Resta fermo, invero, che i criteri adottati dal c.t.u. non hanno efficacia vincolante e possono legittimamente essere disattesi attraverso una valutazione critica che sia ancorata alle risultanze processuali, nonchè congruamente e logicamente motivata, dovendo il giudice indicare in particolare gli elementi probatori e quelli logico-giuridici ed i criteri di valutazione ritenuti idonei a giustificare una decisione contrastante con il parere del c.t.u.: il che, nel caso all'esame, i giudici di appello hanno fatto puntualmente, evidenziando, da un lato, l'incompletezza della prova fornita da parte attrice e, dall'altro, l'inclusione nell'"elenco" redatto dalla stessa parte di diverse spese (quali luce, gasolio, telefono, indicate, tra l'altro, senza esporre neppure il criterio di calcolo) che non potevano pacificamente essere ricondotte alle esigenze della sola P. e, correlativamente, rimarcando la correttezza del criterio equitativo adottato dal Tribunale.
[...]
Parte ricorrente lamenta che la Corte di appello, confermando la decisione di primo grado, abbia escluso il danno da perdita della capacità di lavoro come casalinga, sul presupposto che mancasse la prova che la P. svolgesse anche detta attività. A parere di parte ricorrente i giudici del merito avrebbero potuto far ricorso al notorio, considerato che nelle famiglie italiane è talmente usuale che tale ruolo sìa affidato alla donna, che dovrebbe essere l'eccezione a richiedere la dimostrazione.
Invero questa Corte, nel riconoscere la risarcibilità del pregiudizio rappresentato dalla riduzione o perdita della capacità lavorativa della casalinga, non ha omesso di rimarcare l'esigenza della relativa prova, ancorchè non rigorosa, trattandosi di danno patrimoniale futuro (cfr. Cass. 20 luglio 2010, n. 16896), segnatamente evidenziando con riguardo al caso, come quello che ci occupa, che la parte danneggiata svolga anche attività lavorativa retribuita alle dipendenze di terzi o lavoro autonomo (o attività similare), che occorre tener conto dell'incidenza di ciò in termini di riduzione dell'attività di assistenza e cura dei familiari, da stabilire nella sua entità secondo il prudente apprezzamento del giudice con riferimento alle peculiarità della fattispecie concreta (Cass. 12 settembre 2005, n. 18092) e precisando, altresì, che a tal fine è necessario che si fornisca la prova sia della compatibilità del contestuale esercizio di quest'altra attività con quella di casalinga, sia dell'effettivo espletamento di quest'ultima, la quale non si esaurisce nel compimento delle sole faccende domestiche, ma si concreta nel coordinamento lato sensu dell'intera vita familiare (Cass. 30 novembre 2005, n. 26080).

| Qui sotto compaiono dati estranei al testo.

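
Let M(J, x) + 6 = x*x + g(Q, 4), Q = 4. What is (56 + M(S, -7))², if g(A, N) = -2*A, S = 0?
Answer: 8281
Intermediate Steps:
M(J, x) = -14 + x² (M(J, x) = -6 + (x*x - 2*4) = -6 + (x² - 8) = -6 + (-8 + x²) = -14 + x²)
(56 + M(S, -7))² = (56 + (-14 + (-7)²))² = (56 + (-14 + 49))² = (56 + 35)² = 91² = 8281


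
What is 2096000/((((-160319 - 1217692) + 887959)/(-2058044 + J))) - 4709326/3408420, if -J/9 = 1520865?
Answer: 14061120113330331881/208787879730 ≈ 6.7346e+7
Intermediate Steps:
J = -13687785 (J = -9*1520865 = -13687785)
2096000/((((-160319 - 1217692) + 887959)/(-2058044 + J))) - 4709326/3408420 = 2096000/((((-160319 - 1217692) + 887959)/(-2058044 - 13687785))) - 4709326/3408420 = 2096000/(((-1378011 + 887959)/(-15745829))) - 4709326*1/3408420 = 2096000/((-490052*(-1/15745829))) - 2354663/1704210 = 2096000/(490052/15745829) - 2354663/1704210 = 2096000*(15745829/490052) - 2354663/1704210 = 8250814396000/122513 - 2354663/1704210 = 14061120113330331881/208787879730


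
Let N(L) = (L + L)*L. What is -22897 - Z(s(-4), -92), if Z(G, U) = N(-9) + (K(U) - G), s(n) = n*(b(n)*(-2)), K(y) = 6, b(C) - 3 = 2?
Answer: -23025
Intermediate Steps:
b(C) = 5 (b(C) = 3 + 2 = 5)
N(L) = 2*L² (N(L) = (2*L)*L = 2*L²)
s(n) = -10*n (s(n) = n*(5*(-2)) = n*(-10) = -10*n)
Z(G, U) = 168 - G (Z(G, U) = 2*(-9)² + (6 - G) = 2*81 + (6 - G) = 162 + (6 - G) = 168 - G)
-22897 - Z(s(-4), -92) = -22897 - (168 - (-10)*(-4)) = -22897 - (168 - 1*40) = -22897 - (168 - 40) = -22897 - 1*128 = -22897 - 128 = -23025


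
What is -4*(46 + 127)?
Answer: -692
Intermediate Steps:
-4*(46 + 127) = -4*173 = -692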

Orbene la Corte di appello ha fatto corretta applicazione dei suindicati principi, allorchè ha evidenziato il carattere assorbente dell'attività lavorativa che, per otto ore al giorno, pacificamente impegnava la P. fuori dell'ambito domestico, osservando che in siffatta situazione la circostanza che la danneggiata si dedicasse effettivamente anche all'attività di casalinga non poteva darsi affatto per scontata, nessuna prova risultando offerta o dedotta sul punto."